Find Peak Element

Problem: A peak element is an element that is greater than its neighbors. Given an input array nums, where nums[i] ≠ nums[i+1], find a peak element and return its index. The array may contain multiple peaks, in that case return the index to any one of the peaks is fine.

Example:

Input: nums = [2,4,2,3,4,9,8]
Output: 1 or 5 
Explanation: Either index 1 where the peak element is 4 or index 5 where the peak element is 9.

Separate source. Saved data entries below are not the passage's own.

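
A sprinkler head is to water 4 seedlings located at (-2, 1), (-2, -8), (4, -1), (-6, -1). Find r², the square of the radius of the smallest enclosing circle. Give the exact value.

5525/196

The minimum enclosing circle of a finite set is fixed by two of the points (as a diameter) or three (as a circumcircle).
The minimum enclosing circle is determined by three boundary points: (-2, -8), (4, -1), (-6, -1).
Their circumcentre is (-1, -39/14) with r² = 5525/196.
The farthest remaining point (-2, 1) is at distance² 3005/196 ≤ 5525/196.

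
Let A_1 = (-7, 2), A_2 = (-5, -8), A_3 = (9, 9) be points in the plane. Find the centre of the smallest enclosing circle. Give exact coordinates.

Side lengths²: A_1A_2² = 104, A_1A_3² = 305, A_2A_3² = 485.
Since A_2A_3² = 485 ≥ 305 + 104 = 409, the angle opposite A_2A_3 is not acute, so the smallest enclosing circle has A_2A_3 as diameter.
Centre = midpoint of A_2A_3 = (2, 0.5), r² = 485/4 = 121.25.
Centre = (2, 0.5).

(2, 0.5)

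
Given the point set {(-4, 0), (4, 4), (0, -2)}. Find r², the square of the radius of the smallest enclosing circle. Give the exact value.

20

Call the three points A, B, C in the order given.
Side lengths²: AB² = 80, AC² = 20, BC² = 52.
Since AB² = 80 ≥ 52 + 20 = 72, the angle opposite AB is not acute, so the smallest enclosing circle has AB as diameter.
Centre = midpoint of AB = (0, 2), r² = 80/4 = 20.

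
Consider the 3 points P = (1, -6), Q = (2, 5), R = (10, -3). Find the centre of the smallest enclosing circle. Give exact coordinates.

Side lengths²: PQ² = 122, PR² = 90, QR² = 128.
Since QR² = 128 < 122 + 90 = 212, the triangle is acute, so the smallest enclosing circle is the circumcircle.
Circumcentre = (4.25, -0.75), r² = 38.125.
Centre = (4.25, -0.75).

(4.25, -0.75)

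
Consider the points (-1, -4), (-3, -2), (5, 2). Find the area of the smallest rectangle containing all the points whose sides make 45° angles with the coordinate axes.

24

In coordinates u = x + y, v = x − y the rectangle is axis-aligned; the map (x,y)→(u,v) scales areas by 2.
u-values: -5, -5, 7; range = 7 − (-5) = 12.
v-values: 3, -1, 3; range = 3 − (-1) = 4.
Area = (12 × 4) / 2 = 24.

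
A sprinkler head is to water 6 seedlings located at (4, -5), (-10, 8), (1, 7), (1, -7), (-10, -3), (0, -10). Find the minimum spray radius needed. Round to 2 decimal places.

The minimum enclosing circle of a finite set is fixed by two of the points (as a diameter) or three (as a circumcircle).
The farthest pair is (-10, 8)–(0, -10) with squared distance 424. The circle on this segment as diameter has centre (-5, -1) and r² = 424/4 = 106.
Check (4, -5): distance² to centre = 97 ≤ 106, so it lies inside.
All remaining points lie in this disk, and no smaller disk contains both endpoints, so this is the minimum enclosing circle.
r = √106 ≈ 10.30.

10.30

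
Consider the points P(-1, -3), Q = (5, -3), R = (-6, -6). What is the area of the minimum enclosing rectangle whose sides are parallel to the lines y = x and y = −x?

In coordinates u = x + y, v = x − y the rectangle is axis-aligned; the map (x,y)→(u,v) scales areas by 2.
u-values: -4, 2, -12; range = 2 − (-12) = 14.
v-values: 2, 8, 0; range = 8 − 0 = 8.
Area = (14 × 8) / 2 = 56.

56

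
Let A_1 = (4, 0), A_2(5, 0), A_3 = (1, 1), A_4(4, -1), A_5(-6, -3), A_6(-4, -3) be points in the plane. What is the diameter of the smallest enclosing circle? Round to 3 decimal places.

11.402

The farthest pair is A_2–A_5 with squared distance 130. The circle on this segment as diameter has centre (-0.5, -1.5) and r² = 130/4 = 32.5.
Check A_1: distance² to centre = 22.5 ≤ 32.5, so it lies inside.
All remaining points lie in this disk, and no smaller disk contains both endpoints, so this is the minimum enclosing circle.
Diameter = 2r = 2√(32.5) ≈ 11.402.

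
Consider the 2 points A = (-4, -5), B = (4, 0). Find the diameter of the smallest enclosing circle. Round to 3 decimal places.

9.434

The smallest circle enclosing two points has them as diameter endpoints.
Centre = midpoint = (0, -2.5); r² = |AB|²/4 = 89/4 = 22.25.
Diameter = 2r = 2√(22.25) ≈ 9.434.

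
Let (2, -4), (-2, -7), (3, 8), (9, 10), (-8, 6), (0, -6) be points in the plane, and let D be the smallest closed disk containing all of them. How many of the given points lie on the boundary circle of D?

A smallest enclosing disk is always determined by at most three of the input points on its boundary.
The minimum enclosing circle is determined by three boundary points: (-2, -7), (9, 10), (-8, 6).
Their circumcentre is (173/98, 257/98) with r² = 512705/4802.
The farthest remaining point (0, -6) is at distance² 371977/4802 ≤ 512705/4802.
The points at distance exactly r from the centre are (-2, -7), (9, 10), (-8, 6) — 3 points.

3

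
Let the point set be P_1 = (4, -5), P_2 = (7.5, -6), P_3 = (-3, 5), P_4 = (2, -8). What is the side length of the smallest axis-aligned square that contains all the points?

13

The bounding box has width 10.5 and height 13.
An axis-aligned square enclosing the set must have side ≥ max(width, height).
So the minimum side is max(10.5, 13) = 13.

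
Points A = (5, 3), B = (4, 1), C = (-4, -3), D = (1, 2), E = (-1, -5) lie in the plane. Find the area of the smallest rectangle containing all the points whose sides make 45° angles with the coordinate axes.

37.5

In coordinates u = x + y, v = x − y the rectangle is axis-aligned; the map (x,y)→(u,v) scales areas by 2.
u-values: 8, 5, -7, 3, -6; range = 8 − (-7) = 15.
v-values: 2, 3, -1, -1, 4; range = 4 − (-1) = 5.
Area = (15 × 5) / 2 = 37.5.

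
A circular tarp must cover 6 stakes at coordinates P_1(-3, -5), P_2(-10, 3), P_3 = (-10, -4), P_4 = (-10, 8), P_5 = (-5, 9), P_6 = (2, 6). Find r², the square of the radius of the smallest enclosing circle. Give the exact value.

The minimum enclosing circle of a finite set is fixed by two of the points (as a diameter) or three (as a circumcircle).
The minimum enclosing circle is determined by three boundary points: P_3, P_4, P_6.
Their circumcentre is (-29/6, 2) with r² = 2257/36.
The farthest remaining point P_1 is at distance² 1885/36 ≤ 2257/36.

2257/36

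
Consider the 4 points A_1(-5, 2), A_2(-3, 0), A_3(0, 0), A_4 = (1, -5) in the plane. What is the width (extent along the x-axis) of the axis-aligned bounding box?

max x = 1, min x = -5, so width = 6.

6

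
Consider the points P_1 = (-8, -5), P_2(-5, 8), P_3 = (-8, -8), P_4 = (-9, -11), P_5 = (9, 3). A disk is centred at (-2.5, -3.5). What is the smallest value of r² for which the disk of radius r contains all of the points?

174.5

The required radius is the distance from (-2.5, -3.5) to the farthest point.
Squared distances: 32.5, 138.5, 50.5, 98.5, 174.5.
Maximum is 174.5, attained at P_5.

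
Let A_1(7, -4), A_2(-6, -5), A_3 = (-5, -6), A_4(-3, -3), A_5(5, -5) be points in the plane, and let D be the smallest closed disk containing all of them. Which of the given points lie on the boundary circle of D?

A smallest enclosing disk is always determined by at most three of the input points on its boundary.
The farthest pair is A_1–A_2 with squared distance 170. The circle on this segment as diameter has centre (0.5, -4.5) and r² = 170/4 = 42.5.
Check A_3: distance² to centre = 32.5 ≤ 42.5, so it lies inside.
All remaining points lie in this disk, and no smaller disk contains both endpoints, so this is the minimum enclosing circle.
The points at distance exactly r from the centre are A_1, A_2 — 2 points.

A_1, A_2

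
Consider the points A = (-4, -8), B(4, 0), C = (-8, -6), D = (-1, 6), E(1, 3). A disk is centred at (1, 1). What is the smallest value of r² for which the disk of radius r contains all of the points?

130

The required radius is the distance from (1, 1) to the farthest point.
Squared distances: 106, 10, 130, 29, 4.
Maximum is 130, attained at C.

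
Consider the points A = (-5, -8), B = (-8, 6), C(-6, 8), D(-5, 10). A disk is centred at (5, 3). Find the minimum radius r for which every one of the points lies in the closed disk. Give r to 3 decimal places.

14.866

The required radius is the distance from (5, 3) to the farthest point.
Squared distances: 221, 178, 146, 149.
Maximum is 221, attained at A.
r = √221 ≈ 14.866.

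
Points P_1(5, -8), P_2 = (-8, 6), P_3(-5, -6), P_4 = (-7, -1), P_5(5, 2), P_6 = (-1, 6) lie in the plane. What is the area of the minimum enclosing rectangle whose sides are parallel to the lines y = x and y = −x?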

Approach: Straightforward solution is to traverse each element just check the condition arr[i - 1] < arr[i] > arr[i + 1] and we are done but it will take O(n) time. We can do it in O(logn) using the binary search approach:

1. IF arr[mid] > arr[mid + 1] then we know that we need to look at the left array partition including mid.
2. ELSE we need to look at right subarray. 

Implementation in C#:

        public int FindPeakElement(int[] nums)

    {

        int length = nums?.Length ?? 0;

        if (length == 0)

        {

            return -1;

        }

        if (length == 1 || nums[0] > nums[1])

        {

            return 0;

        }

        if (nums[length - 1] > nums[length - 2])

        {

            return length - 1;

        }

        int start = 1, end = length - 2;

        while (start <= end)

        {

            int mid = start + (end - start) / 2;

            if (nums[mid] > nums[mid - 1] &&

                nums[mid] > nums[mid + 1])

            {

                return mid;

            }

            else if (nums[mid] <= nums[mid + 1])

            {

                start = mid + 1;

            }

            else

            {

                end = mid - 1;

            }

        }

        return -1;

    }

Complexity: O(logn)